The best part, of course, is that the ratings and purchasing decisions are being made based in no small part on ratings issued by the same clown-driven rating systems that helped get us in this mess. Mr. Mortgage has commentary on that, noting that most of the loans made over the last several years should've been given much lower ratings than actually awarded - as default rates are demonstrating.

TheStreet implies that blame for a lot of mortgage breakdown severity can be pinned to creation of the ABX index, on the basis that the ABX index gave MBS and CDO holders the first clues about how bad their holdings actually were. (Yes, this is the same ABX I've been talking about. Also, its friend the commercial-properties CMBX.) It's part of concerns about a new, similar index for so-called "prime" mortgages. I find this interpretation... annoying. I do find it amusing that even Fox News, subservient lapdogs they are, have gotten upset enough at all the opacity to sue over stonewalled FOIA requests.

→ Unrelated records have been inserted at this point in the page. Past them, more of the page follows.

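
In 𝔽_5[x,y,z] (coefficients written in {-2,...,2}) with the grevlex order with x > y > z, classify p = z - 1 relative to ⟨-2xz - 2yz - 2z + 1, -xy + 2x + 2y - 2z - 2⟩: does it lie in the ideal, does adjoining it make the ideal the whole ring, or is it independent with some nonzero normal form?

z - 1 is independent of I; its normal form modulo I is z - 1.

First compute the reduced Gröbner basis of I by Buchberger's algorithm.
f_1 = -2xz - 2yz - 2z + 1, LT = xz.
f_2 = -xy + 2x + 2y - 2z - 2, LT = xy.

S(f_1,f_2): lcm = xyz. S = y²z + 2xz - 2yz - 2z² + 2y - 2z.
  leading term y²z: no divisor's leading term divides it; move y²z to the remainder.
  leading term xz: subtract (-1)·f_1 from 2xz - 2yz - 2z² + 2y - 2z → yz - 2z² + 2y + z + 1
  leading term yz: no divisor's leading term divides it; move yz to the remainder.
  leading term z²: no divisor's leading term divides it; move -2z² to the remainder.
  leading term y: no divisor's leading term divides it; move 2y to the remainder.
  leading term z: no divisor's leading term divides it; move z to the remainder.
  leading term 1: no divisor's leading term divides it; move 1 to the remainder.
  remainder y²z + yz - 2z² + 2y + z + 1 ≠ 0; add h_3 = y²z + yz - 2z² + 2y + z + 1 to the basis.

The other S-polynomials (S(f_1,h_3), S(f_2,h_3)) all reduce to 0 modulo the current basis, so we have a Gröbner basis.
Inter-reduce: drop elements whose leading term is divisible by another's, tail-reduce, and make monic.
Reduced Gröbner basis: {y²z + yz - 2z² + 2y + z + 1, xy - 2x - 2y + 2z + 2, xz + yz + z + 2}.
Label its elements g_1 = y²z + yz - 2z² + 2y + z + 1, g_2 = xy - 2x - 2y + 2z + 2, g_3 = xz + yz + z + 2.

Reduce p = z - 1 modulo G:
  leading term z: no divisor's leading term divides it; move z to the remainder.
  leading term 1: no divisor's leading term divides it; move -1 to the remainder.
  normal form = z - 1.
The normal form is nonzero, so p ∉ I. Since p minus its normal form lies in I, I + (p) = I + (r) where r = z - 1; decide whether this ideal is the whole ring.
Run Buchberger on G together with r (pairs among the g_i already reduce to 0 since G is a Gröbner basis):
g_1 = y²z + yz - 2z² + 2y + z + 1, LT = y²z.
g_2 = xy - 2x - 2y + 2z + 2, LT = xy.
g_3 = xz + yz + z + 2, LT = xz.
r = z - 1, LT = z.

S(g_1,r): lcm = y²z. S = y² + yz - 2z² + 2y + z + 1.
  leading term y²: no divisor's leading term divides it; move y² to the remainder.
  leading term yz: subtract (y)·r from yz - 2z² + 2y + z + 1 → -2z² - 2y + z + 1
  leading term z²: subtract (-2z)·r from -2z² - 2y + z + 1 → -2y - z + 1
  leading term y: no divisor's leading term divides it; move -2y to the remainder.
  leading term z: subtract (-1)·r from -z + 1 → 0
  remainder y² - 2y ≠ 0; add m_5 = y² - 2y to the basis.

S(g_3,r): lcm = xz. S = yz + x + z + 2.
  leading term yz: subtract (y)·r from yz + x + z + 2 → x + y + z + 2
  leading term x: no divisor's leading term divides it; move x to the remainder.
  leading term y: no divisor's leading term divides it; move y to the remainder.
  leading term z: subtract (1)·r from z + 2 → -2
  leading term 1: no divisor's leading term divides it; move -2 to the remainder.
  remainder x + y - 2 ≠ 0; add m_6 = x + y - 2 to the basis.

The other S-polynomials (S(g_1,g_2), S(g_1,g_3), S(g_2,g_3), S(g_2,r), S(g_1,m_5), S(g_2,m_5), S(g_3,m_5), S(r,m_5), S(g_1,m_6), S(g_2,m_6), S(g_3,m_6), S(r,m_6), S(m_5,m_6)) all reduce to 0 modulo the current basis, so we have a Gröbner basis.
Inter-reduce: drop elements whose leading term is divisible by another's, tail-reduce, and make monic.
Reduced Gröbner basis: {y² - 2y, x + y - 2, z - 1}.
The reduced Gröbner basis of I + (p) is {y² - 2y, x + y - 2, z - 1} ≠ {1}, a proper ideal, so the enlarged system stays consistent: p is independent of I, with normal form z - 1.

Ideal membership is decidable via reduction modulo a Gröbner basis.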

I can't find the link right now, but I do want to mention that the new US interest rates will actually mean good news for a lot of people on adjustable mortgages, if and only if they aren't underwater on equity, and if they aren't in option-ARMs; this might reduce the size of that second-wave I keep pointing out in home mortgage reset graphs. I don't know what that ratio is, but I don't expect it's good. Still, at least some people will be in better positions, so that's a good effect. Also, this is a better TED spread than we've seen in some time, so that's good too.

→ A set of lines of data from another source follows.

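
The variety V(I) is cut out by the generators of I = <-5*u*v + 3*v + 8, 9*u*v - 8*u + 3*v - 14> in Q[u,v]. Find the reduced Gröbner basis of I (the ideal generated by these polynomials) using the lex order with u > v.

Buchberger's algorithm terminates because the ascending chain of leading-term ideals stabilizes.

f_1 = -5*u*v + 3*v + 8, LT = u*v.
f_2 = 9*u*v - 8*u + 3*v - 14, LT = u*v.

S(f_1,f_2): lcm = u*v. S = 8/9*u - 14/15*v - 2/45.
  reduce S modulo (f_1, f_2):
  remainder 8/9*u - 14/15*v - 2/45 ≠ 0; add g_3 = 8/9*u - 14/15*v - 2/45 to the basis.

S(f_1,g_3): lcm = u*v. S = 21/20*v**2 - 11/20*v - 8/5.
  reduce S modulo (f_1, f_2, g_3):
  remainder 21/20*v**2 - 11/20*v - 8/5 ≠ 0; add g_4 = 21/20*v**2 - 11/20*v - 8/5 to the basis.

The other S-polynomials (S(f_2,g_3), S(f_1,g_4), S(f_2,g_4), S(g_3,g_4)) all reduce to 0 modulo the current basis, so we have a Gröbner basis.
Inter-reduce: drop elements whose leading term is divisible by another's, tail-reduce, and make monic.

G = {u - 21/20*v - 1/20, v**2 - 11/21*v - 32/21}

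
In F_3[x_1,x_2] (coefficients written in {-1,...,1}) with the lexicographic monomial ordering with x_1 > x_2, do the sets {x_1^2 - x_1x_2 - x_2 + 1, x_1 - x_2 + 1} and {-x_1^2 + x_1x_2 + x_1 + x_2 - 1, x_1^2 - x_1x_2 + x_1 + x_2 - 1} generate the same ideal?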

Brad at Trader's Blog thinks the US will follow through on the implicit plans to print as much as it thinks is needed to avoid deflation. I'm reminded of the Paul Krugman paper asserting that deflation cannot be solved through printing. (Well, I suppose technically he ignores the currency-destroying cases, but one hopes that's not the plan.) The crew at Naked Capitalism have the same thoughts I have; the Fed is absolutely desperate. I'm also quite afraid of the whole treasuries-bubble blowoff possibility, because at that point, well, again, no currency. (Too many of these damn roads seem to go down the road of "oh noes, no currency anymore!" Makes me nervous.)

Home equity extraction - in the form of HELOCs and refinancing - has plunged through the floor and into negative numbers. This is unsurprising but will certainly continue to have a severe effect on consumer spending, as throughout the middle of the decade most of the gains in US consumer spending were powered by these "equity extractions."

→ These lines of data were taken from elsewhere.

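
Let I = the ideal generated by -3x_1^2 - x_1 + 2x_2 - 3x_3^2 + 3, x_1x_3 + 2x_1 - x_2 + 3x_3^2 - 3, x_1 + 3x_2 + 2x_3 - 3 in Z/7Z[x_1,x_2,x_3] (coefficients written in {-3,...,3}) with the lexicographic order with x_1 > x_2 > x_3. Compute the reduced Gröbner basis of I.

Buchberger's algorithm terminates because the ascending chain of leading-term ideals stabilizes.

f_1 = -3x_1^2 - x_1 + 2x_2 - 3x_3^2 + 3, LT = x_1^2.
f_2 = x_1x_3 + 2x_1 - x_2 + 3x_3^2 - 3, LT = x_1x_3.
f_3 = x_1 + 3x_2 + 2x_3 - 3, LT = x_1.

S(f_1,f_2): lcm = x_1^2x_3. S = -2x_1^2 + x_1x_2 - 3x_1x_3^2 - 2x_1x_3 + 3x_1 - 3x_2x_3 + x_3^3 - x_3.
  reduce S modulo (f_1, f_2, f_3):
  remainder -3x_2^2 - x_2x_3 + 3x_3^3 - 3x_3^2 + x_3 - 3 ≠ 0; add g_4 = -3x_2^2 - x_2x_3 + 3x_3^3 - 3x_3^2 + x_3 - 3 to the basis.

S(f_1,f_3): lcm = x_1^2. S = -3x_1x_2 - 2x_1x_3 + x_1 - 3x_2 + x_3^2 - 1.
  reduce S modulo (f_1, f_2, f_3, g_4):
  remainder 3x_2x_3 - x_2 + 2x_3^3 - 2x_3^2 - 1 ≠ 0; add g_5 = 3x_2x_3 - x_2 + 2x_3^3 - 2x_3^2 - 1 to the basis.

S(f_2,f_3): lcm = x_1x_3. S = 2x_1 - 3x_2x_3 - x_2 + x_3^2 + 3x_3 - 3.
  reduce S modulo (f_1, f_2, f_3, g_4, g_5):
  remainder -x_2 + 2x_3^3 - x_3^2 - x_3 + 2 ≠ 0; add g_6 = -x_2 + 2x_3^3 - x_3^2 - x_3 + 2 to the basis.

S(f_2,g_5): lcm = x_1x_2x_3. S = -3x_1x_3^3 + 3x_1x_3^2 - 2x_1 - x_2^2 + 3x_2x_3^2 - 3x_2.
  reduce S modulo (f_1, f_2, f_3, g_4, g_5, g_6):
  remainder 2x_3^4 - x_3^3 + x_3^2 - 1 ≠ 0; add g_7 = 2x_3^4 - x_3^3 + x_3^2 - 1 to the basis.

The other S-polynomials (S(f_1,g_4), S(f_2,g_4), S(f_3,g_4), S(f_1,g_5), S(f_3,g_5), S(g_4,g_5), S(f_1,g_6), S(f_2,g_6), S(f_3,g_6), S(g_4,g_6), S(g_5,g_6), S(f_1,g_7), S(f_2,g_7), S(f_3,g_7), S(g_4,g_7), S(g_5,g_7), S(g_6,g_7)) all reduce to 0 modulo the current basis, so we have a Gröbner basis.
Inter-reduce: drop elements whose leading term is divisible by another's, tail-reduce, and make monic.

G = {x_1 - x_3^3 - 3x_3^2 - x_3 + 3, x_2 - 2x_3^3 + x_3^2 + x_3 - 2, x_3^4 + 3x_3^3 - 3x_3^2 + 3}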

Housing in the UK has started down the same cliff as housing in the US, with declines of 10% or so expected in 2009. Unemployment is also spiking up, with large jumps in initial claims. Ambrose Evans-Pritchard reports a bit breathlessly that Germany is "already collapsing," by which he really means is in rather sharp recession and a rather nasty confidence index, which, while bad, isn't the same thing as a collapse. Steady on, old man.

Mish Shedlock has a rather extensive rundown on the budget situation in California, along with a general economic overview for the state that I wouldn't consider at all pretty.

Japan is taking emergency action, moving their discount rate to 0.1% from an already trivial 0.3%, and has decided to resume quantitative easing practices. It didn't really work before, so they're hoping it will work this time if they do it faster. I suspect the rate action was part of their programme to intervene against their own currency. They're also acting to prop up their stock market. Mish (in the previous link) notes that the last set of currency interventions didn't get anywhere, and, in fact, there was an inverse correlation between intervention and result. That said, the JCB action was followed by a quick climb back up in the US dollar index.

Finally, don't piss off your lenders. And they're getting fairly pissy, talking about import tariffs. That's always, by which I mean almost never, a good idea. But what can the US do about it?